Voor veel stadsbewoners is het nog altijd heel gewoon om zich om die gemeenschappelijke dieren te bekommeren. Maar een staat die de controle wil houden, zegt Geçgin, ziet iedere vorm van gemeenschapszin, iedere vorm van ‘los rondlopen’ als een gevaar.
De dreiging die daarvan uitgaat speelt zeker ook een rol in de protesten.

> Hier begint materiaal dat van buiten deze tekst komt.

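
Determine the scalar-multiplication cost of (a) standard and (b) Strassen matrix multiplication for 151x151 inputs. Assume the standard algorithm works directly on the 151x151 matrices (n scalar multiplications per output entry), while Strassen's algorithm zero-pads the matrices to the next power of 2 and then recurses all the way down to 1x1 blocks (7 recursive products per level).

Matrix multiplication for 151x151 matrices:

Strassen's algorithm requires power-of-2 dimensions. Pad 151x151 to 256x256 (next power of 2).

Standard algorithm: 151^3 = 3442951 multiplications
Strassen's algorithm: 7^(log2(256)) = 7^8 = 5764801 multiplications
Difference: 3442951 - 5764801 = -2321850 (Strassen uses MORE here due to padding overhead — for small or just-over-power-of-2 n, padding can outweigh the per-level savings)

Standard: 3442951 multiplications (151^3). Strassen: 5764801 multiplications (7^8, after padding to 256x256). Strassen reduces 8 recursive multiplications to 7 at each level.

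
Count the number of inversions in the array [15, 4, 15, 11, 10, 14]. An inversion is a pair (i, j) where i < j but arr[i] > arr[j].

Finding inversions in [15, 4, 15, 11, 10, 14]:

(0, 1): arr[0]=15 > arr[1]=4
(0, 3): arr[0]=15 > arr[3]=11
(0, 4): arr[0]=15 > arr[4]=10
(0, 5): arr[0]=15 > arr[5]=14
(2, 3): arr[2]=15 > arr[3]=11
(2, 4): arr[2]=15 > arr[4]=10
(2, 5): arr[2]=15 > arr[5]=14
(3, 4): arr[3]=11 > arr[4]=10

Total inversions: 8

The array has 8 inversion(s): (0,1), (0,3), (0,4), (0,5), (2,3), (2,4), (2,5), (3,4). Each pair (i,j) satisfies i < j and arr[i] > arr[j].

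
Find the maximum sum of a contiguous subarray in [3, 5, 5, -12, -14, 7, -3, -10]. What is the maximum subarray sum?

Using Kadane's algorithm on [3, 5, 5, -12, -14, 7, -3, -10]:

Scanning through the array:
Position 1 (value 5): max_ending_here = 8, max_so_far = 8
Position 2 (value 5): max_ending_here = 13, max_so_far = 13
Position 3 (value -12): max_ending_here = 1, max_so_far = 13
Position 4 (value -14): max_ending_here = -13, max_so_far = 13
Position 5 (value 7): max_ending_here = 7, max_so_far = 13
Position 6 (value -3): max_ending_here = 4, max_so_far = 13
Position 7 (value -10): max_ending_here = -6, max_so_far = 13

Maximum subarray: [3, 5, 5]
Maximum sum: 13

The maximum subarray is [3, 5, 5] with sum 13. This subarray runs from index 0 to index 2.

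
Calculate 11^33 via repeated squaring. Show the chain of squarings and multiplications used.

Computing 11^33 by squaring (build up from 11^1; each line after the first costs one multiplication):

11^1 = 11
11^2 = (11^1)^2 = 11^2 = 121
11^4 = (11^2)^2 = 121^2 = 14641
11^8 = (11^4)^2 = 14641^2 = 214358881
11^16 = (11^8)^2 = 214358881^2 = 45949729863572161
11^32 = (11^16)^2 = 45949729863572161^2 = 2111377674535255285545615254209921
11^33 = 11 * 11^32 = 11 * 2111377674535255285545615254209921 = 23225154419887808141001767796309131

Result: 23225154419887808141001767796309131
Multiplications needed: 6 (6 lines after 11^1)

11^33 = 23225154419887808141001767796309131. Using exponentiation by squaring, this requires 6 multiplications. The key idea: if the exponent is even, square the half-power; if odd, multiply by the base once.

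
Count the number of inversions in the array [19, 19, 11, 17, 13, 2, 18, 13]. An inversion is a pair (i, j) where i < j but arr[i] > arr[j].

Finding inversions in [19, 19, 11, 17, 13, 2, 18, 13]:

(0, 2): arr[0]=19 > arr[2]=11
(0, 3): arr[0]=19 > arr[3]=17
(0, 4): arr[0]=19 > arr[4]=13
(0, 5): arr[0]=19 > arr[5]=2
(0, 6): arr[0]=19 > arr[6]=18
(0, 7): arr[0]=19 > arr[7]=13
(1, 2): arr[1]=19 > arr[2]=11
(1, 3): arr[1]=19 > arr[3]=17
(1, 4): arr[1]=19 > arr[4]=13
(1, 5): arr[1]=19 > arr[5]=2
(1, 6): arr[1]=19 > arr[6]=18
(1, 7): arr[1]=19 > arr[7]=13
(2, 5): arr[2]=11 > arr[5]=2
(3, 4): arr[3]=17 > arr[4]=13
(3, 5): arr[3]=17 > arr[5]=2
(3, 7): arr[3]=17 > arr[7]=13
(4, 5): arr[4]=13 > arr[5]=2
(6, 7): arr[6]=18 > arr[7]=13

Total inversions: 18

The array has 18 inversion(s): (0,2), (0,3), (0,4), (0,5), (0,6), (0,7), (1,2), (1,3), (1,4), (1,5), (1,6), (1,7), (2,5), (3,4), (3,5), (3,7), (4,5), (6,7). Each pair (i,j) satisfies i < j and arr[i] > arr[j].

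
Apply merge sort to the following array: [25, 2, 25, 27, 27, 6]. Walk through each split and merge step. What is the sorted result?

Merge sort trace:

Split: [25, 2, 25, 27, 27, 6] -> [25, 2, 25] and [27, 27, 6]
  Split: [25, 2, 25] -> [25] and [2, 25]
    Split: [2, 25] -> [2] and [25]
    Merge: [2] + [25] -> [2, 25]
  Merge: [25] + [2, 25] -> [2, 25, 25]
  Split: [27, 27, 6] -> [27] and [27, 6]
    Split: [27, 6] -> [27] and [6]
    Merge: [27] + [6] -> [6, 27]
  Merge: [27] + [6, 27] -> [6, 27, 27]
Merge: [2, 25, 25] + [6, 27, 27] -> [2, 6, 25, 25, 27, 27]

Final sorted array: [2, 6, 25, 25, 27, 27]

The merge sort proceeds by recursively splitting the array and merging sorted halves.
After all merges, the sorted array is [2, 6, 25, 25, 27, 27].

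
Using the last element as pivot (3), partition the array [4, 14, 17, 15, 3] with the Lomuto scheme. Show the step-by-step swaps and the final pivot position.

Lomuto partition with pivot = 3:

Initial array: [4, 14, 17, 15, 3]

arr[0]=4 > 3: no swap
arr[1]=14 > 3: no swap
arr[2]=17 > 3: no swap
arr[3]=15 > 3: no swap

Place pivot at position 0: [3, 14, 17, 15, 4]
Pivot position: 0

After partitioning with pivot 3, the array becomes [3, 14, 17, 15, 4]. The pivot is placed at index 0. All elements to the left of the pivot are <= 3, and all elements to the right are > 3.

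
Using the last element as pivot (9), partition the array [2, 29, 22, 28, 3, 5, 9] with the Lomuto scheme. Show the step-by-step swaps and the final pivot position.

Lomuto partition with pivot = 9:

Initial array: [2, 29, 22, 28, 3, 5, 9]

arr[0]=2 <= 9: swap with position 0, array becomes [2, 29, 22, 28, 3, 5, 9]
arr[1]=29 > 9: no swap
arr[2]=22 > 9: no swap
arr[3]=28 > 9: no swap
arr[4]=3 <= 9: swap with position 1, array becomes [2, 3, 22, 28, 29, 5, 9]
arr[5]=5 <= 9: swap with position 2, array becomes [2, 3, 5, 28, 29, 22, 9]

Place pivot at position 3: [2, 3, 5, 9, 29, 22, 28]
Pivot position: 3

After partitioning with pivot 9, the array becomes [2, 3, 5, 9, 29, 22, 28]. The pivot is placed at index 3. All elements to the left of the pivot are <= 9, and all elements to the right are > 9.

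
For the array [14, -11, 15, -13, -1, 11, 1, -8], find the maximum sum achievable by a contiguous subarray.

Using Kadane's algorithm on [14, -11, 15, -13, -1, 11, 1, -8]:

Scanning through the array:
Position 1 (value -11): max_ending_here = 3, max_so_far = 14
Position 2 (value 15): max_ending_here = 18, max_so_far = 18
Position 3 (value -13): max_ending_here = 5, max_so_far = 18
Position 4 (value -1): max_ending_here = 4, max_so_far = 18
Position 5 (value 11): max_ending_here = 15, max_so_far = 18
Position 6 (value 1): max_ending_here = 16, max_so_far = 18
Position 7 (value -8): max_ending_here = 8, max_so_far = 18

Maximum subarray: [14, -11, 15]
Maximum sum: 18

The maximum subarray is [14, -11, 15] with sum 18. This subarray runs from index 0 to index 2.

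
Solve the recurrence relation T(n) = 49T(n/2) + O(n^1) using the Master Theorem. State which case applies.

Master Theorem for T(n) = 49T(n/2) + O(n^1):

a = 49, b = 2, c = 1
log_b(a) = log_2(49) = 5.6147

Case 1: c = 1 < log_2(49) = 5.6147
T(n) = O(n^(log_2 49))

For T(n) = 49T(n/2) + O(n^1): log_2(49) = 5.6147. This is Case 1 of the Master Theorem (c < log_b(a), work dominated by leaves), giving O(n^(log_2 49)).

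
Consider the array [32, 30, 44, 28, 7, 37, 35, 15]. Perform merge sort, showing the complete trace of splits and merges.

Merge sort trace:

Split: [32, 30, 44, 28, 7, 37, 35, 15] -> [32, 30, 44, 28] and [7, 37, 35, 15]
  Split: [32, 30, 44, 28] -> [32, 30] and [44, 28]
    Split: [32, 30] -> [32] and [30]
    Merge: [32] + [30] -> [30, 32]
    Split: [44, 28] -> [44] and [28]
    Merge: [44] + [28] -> [28, 44]
  Merge: [30, 32] + [28, 44] -> [28, 30, 32, 44]
  Split: [7, 37, 35, 15] -> [7, 37] and [35, 15]
    Split: [7, 37] -> [7] and [37]
    Merge: [7] + [37] -> [7, 37]
    Split: [35, 15] -> [35] and [15]
    Merge: [35] + [15] -> [15, 35]
  Merge: [7, 37] + [15, 35] -> [7, 15, 35, 37]
Merge: [28, 30, 32, 44] + [7, 15, 35, 37] -> [7, 15, 28, 30, 32, 35, 37, 44]

Final sorted array: [7, 15, 28, 30, 32, 35, 37, 44]

The merge sort proceeds by recursively splitting the array and merging sorted halves.
After all merges, the sorted array is [7, 15, 28, 30, 32, 35, 37, 44].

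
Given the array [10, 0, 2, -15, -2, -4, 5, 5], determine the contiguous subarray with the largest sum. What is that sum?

Using Kadane's algorithm on [10, 0, 2, -15, -2, -4, 5, 5]:

Scanning through the array:
Position 1 (value 0): max_ending_here = 10, max_so_far = 10
Position 2 (value 2): max_ending_here = 12, max_so_far = 12
Position 3 (value -15): max_ending_here = -3, max_so_far = 12
Position 4 (value -2): max_ending_here = -2, max_so_far = 12
Position 5 (value -4): max_ending_here = -4, max_so_far = 12
Position 6 (value 5): max_ending_here = 5, max_so_far = 12
Position 7 (value 5): max_ending_here = 10, max_so_far = 12

Maximum subarray: [10, 0, 2]
Maximum sum: 12

The maximum subarray is [10, 0, 2] with sum 12. This subarray runs from index 0 to index 2.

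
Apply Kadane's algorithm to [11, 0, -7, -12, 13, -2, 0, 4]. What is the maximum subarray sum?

Using Kadane's algorithm on [11, 0, -7, -12, 13, -2, 0, 4]:

Scanning through the array:
Position 1 (value 0): max_ending_here = 11, max_so_far = 11
Position 2 (value -7): max_ending_here = 4, max_so_far = 11
Position 3 (value -12): max_ending_here = -8, max_so_far = 11
Position 4 (value 13): max_ending_here = 13, max_so_far = 13
Position 5 (value -2): max_ending_here = 11, max_so_far = 13
Position 6 (value 0): max_ending_here = 11, max_so_far = 13
Position 7 (value 4): max_ending_here = 15, max_so_far = 15

Maximum subarray: [13, -2, 0, 4]
Maximum sum: 15

The maximum subarray is [13, -2, 0, 4] with sum 15. This subarray runs from index 4 to index 7.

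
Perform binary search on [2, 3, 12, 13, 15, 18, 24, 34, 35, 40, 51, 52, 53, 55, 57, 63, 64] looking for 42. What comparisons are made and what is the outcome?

Binary search for 42 in [2, 3, 12, 13, 15, 18, 24, 34, 35, 40, 51, 52, 53, 55, 57, 63, 64]:

lo=0, hi=16, mid=8, arr[mid]=35 -> 35 < 42, search right half
lo=9, hi=16, mid=12, arr[mid]=53 -> 53 > 42, search left half
lo=9, hi=11, mid=10, arr[mid]=51 -> 51 > 42, search left half
lo=9, hi=9, mid=9, arr[mid]=40 -> 40 < 42, search right half
lo=10 > hi=9, target 42 not found

Binary search determines that 42 is not in the array after 4 comparisons. The search space was exhausted without finding the target.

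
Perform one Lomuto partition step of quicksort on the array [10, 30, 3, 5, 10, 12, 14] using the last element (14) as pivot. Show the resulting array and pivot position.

Lomuto partition with pivot = 14:

Initial array: [10, 30, 3, 5, 10, 12, 14]

arr[0]=10 <= 14: swap with position 0, array becomes [10, 30, 3, 5, 10, 12, 14]
arr[1]=30 > 14: no swap
arr[2]=3 <= 14: swap with position 1, array becomes [10, 3, 30, 5, 10, 12, 14]
arr[3]=5 <= 14: swap with position 2, array becomes [10, 3, 5, 30, 10, 12, 14]
arr[4]=10 <= 14: swap with position 3, array becomes [10, 3, 5, 10, 30, 12, 14]
arr[5]=12 <= 14: swap with position 4, array becomes [10, 3, 5, 10, 12, 30, 14]

Place pivot at position 5: [10, 3, 5, 10, 12, 14, 30]
Pivot position: 5

After partitioning with pivot 14, the array becomes [10, 3, 5, 10, 12, 14, 30]. The pivot is placed at index 5. All elements to the left of the pivot are <= 14, and all elements to the right are > 14.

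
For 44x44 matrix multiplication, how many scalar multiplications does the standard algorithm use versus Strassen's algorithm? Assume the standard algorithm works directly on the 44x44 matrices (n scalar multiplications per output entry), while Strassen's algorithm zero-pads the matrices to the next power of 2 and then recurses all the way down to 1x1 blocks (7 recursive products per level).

Matrix multiplication for 44x44 matrices:

Strassen's algorithm requires power-of-2 dimensions. Pad 44x44 to 64x64 (next power of 2).

Standard algorithm: 44^3 = 85184 multiplications
Strassen's algorithm: 7^(log2(64)) = 7^6 = 117649 multiplications
Difference: 85184 - 117649 = -32465 (Strassen uses MORE here due to padding overhead — for small or just-over-power-of-2 n, padding can outweigh the per-level savings)

Standard: 85184 multiplications (44^3). Strassen: 117649 multiplications (7^6, after padding to 64x64). Strassen reduces 8 recursive multiplications to 7 at each level.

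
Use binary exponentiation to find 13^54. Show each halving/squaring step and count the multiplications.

Computing 13^54 by squaring (build up from 13^1; each line after the first costs one multiplication):

13^1 = 13
13^2 = (13^1)^2 = 13^2 = 169
13^3 = 13 * 13^2 = 13 * 169 = 2197
13^6 = (13^3)^2 = 2197^2 = 4826809
13^12 = (13^6)^2 = 4826809^2 = 23298085122481
13^13 = 13 * 13^12 = 13 * 23298085122481 = 302875106592253
13^26 = (13^13)^2 = 302875106592253^2 = 91733330193268616658399616009
13^27 = 13 * 13^26 = 13 * 91733330193268616658399616009 = 1192533292512492016559195008117
13^54 = (13^27)^2 = 1192533292512492016559195008117^2 = 1422135653750684847524758738836375672734734444846971695885689

Result: 1422135653750684847524758738836375672734734444846971695885689
Multiplications needed: 8 (8 lines after 13^1)

13^54 = 1422135653750684847524758738836375672734734444846971695885689. Using exponentiation by squaring, this requires 8 multiplications. The key idea: if the exponent is even, square the half-power; if odd, multiply by the base once.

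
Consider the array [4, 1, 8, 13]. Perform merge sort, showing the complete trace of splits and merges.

Merge sort trace:

Split: [4, 1, 8, 13] -> [4, 1] and [8, 13]
  Split: [4, 1] -> [4] and [1]
  Merge: [4] + [1] -> [1, 4]
  Split: [8, 13] -> [8] and [13]
  Merge: [8] + [13] -> [8, 13]
Merge: [1, 4] + [8, 13] -> [1, 4, 8, 13]

Final sorted array: [1, 4, 8, 13]

The merge sort proceeds by recursively splitting the array and merging sorted halves.
After all merges, the sorted array is [1, 4, 8, 13].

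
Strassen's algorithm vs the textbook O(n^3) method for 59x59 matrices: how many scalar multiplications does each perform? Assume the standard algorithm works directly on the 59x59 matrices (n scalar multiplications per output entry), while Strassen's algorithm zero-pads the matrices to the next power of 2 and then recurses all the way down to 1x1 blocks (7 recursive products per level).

Matrix multiplication for 59x59 matrices:

Strassen's algorithm requires power-of-2 dimensions. Pad 59x59 to 64x64 (next power of 2).

Standard algorithm: 59^3 = 205379 multiplications
Strassen's algorithm: 7^(log2(64)) = 7^6 = 117649 multiplications
Savings: 205379 - 117649 = 87730 multiplications

Standard: 205379 multiplications (59^3). Strassen: 117649 multiplications (7^6, after padding to 64x64). Strassen reduces 8 recursive multiplications to 7 at each level.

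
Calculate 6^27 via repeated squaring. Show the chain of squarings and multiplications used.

Computing 6^27 by squaring (build up from 6^1; each line after the first costs one multiplication):

6^1 = 6
6^2 = (6^1)^2 = 6^2 = 36
6^3 = 6 * 6^2 = 6 * 36 = 216
6^6 = (6^3)^2 = 216^2 = 46656
6^12 = (6^6)^2 = 46656^2 = 2176782336
6^13 = 6 * 6^12 = 6 * 2176782336 = 13060694016
6^26 = (6^13)^2 = 13060694016^2 = 170581728179578208256
6^27 = 6 * 6^26 = 6 * 170581728179578208256 = 1023490369077469249536

Result: 1023490369077469249536
Multiplications needed: 7 (7 lines after 6^1)

6^27 = 1023490369077469249536. Using exponentiation by squaring, this requires 7 multiplications. The key idea: if the exponent is even, square the half-power; if odd, multiply by the base once.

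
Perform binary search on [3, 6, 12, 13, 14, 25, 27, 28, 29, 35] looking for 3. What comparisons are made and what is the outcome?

Binary search for 3 in [3, 6, 12, 13, 14, 25, 27, 28, 29, 35]:

lo=0, hi=9, mid=4, arr[mid]=14 -> 14 > 3, search left half
lo=0, hi=3, mid=1, arr[mid]=6 -> 6 > 3, search left half
lo=0, hi=0, mid=0, arr[mid]=3 -> Found target at index 0!

Binary search finds 3 at index 0 after 3 comparisons. The search repeatedly halves the search space by comparing with the middle element.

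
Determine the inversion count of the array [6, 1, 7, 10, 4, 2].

Finding inversions in [6, 1, 7, 10, 4, 2]:

(0, 1): arr[0]=6 > arr[1]=1
(0, 4): arr[0]=6 > arr[4]=4
(0, 5): arr[0]=6 > arr[5]=2
(2, 4): arr[2]=7 > arr[4]=4
(2, 5): arr[2]=7 > arr[5]=2
(3, 4): arr[3]=10 > arr[4]=4
(3, 5): arr[3]=10 > arr[5]=2
(4, 5): arr[4]=4 > arr[5]=2

Total inversions: 8

The array has 8 inversion(s): (0,1), (0,4), (0,5), (2,4), (2,5), (3,4), (3,5), (4,5). Each pair (i,j) satisfies i < j and arr[i] > arr[j].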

Het is zoals kunsthistorica Catherine Pinguet zei toen ze in 2017 samen met historicus Ekrem Işın een tentoonstelling maakte over Istanbulse straathonden. Op de vraag waarom er toch zoveel werd gepraat over honden, antwoordde ze: ‘Hun vrijheid is de garantie voor mijn vrijheid.’
Op 30 juli werd het wetsvoorstel door het Turkse parlement aanvaard. Op 14 augustus brachten honderddertig auteurs opnieuw een verklaring uit waarin ze opriepen de wet in te trekken.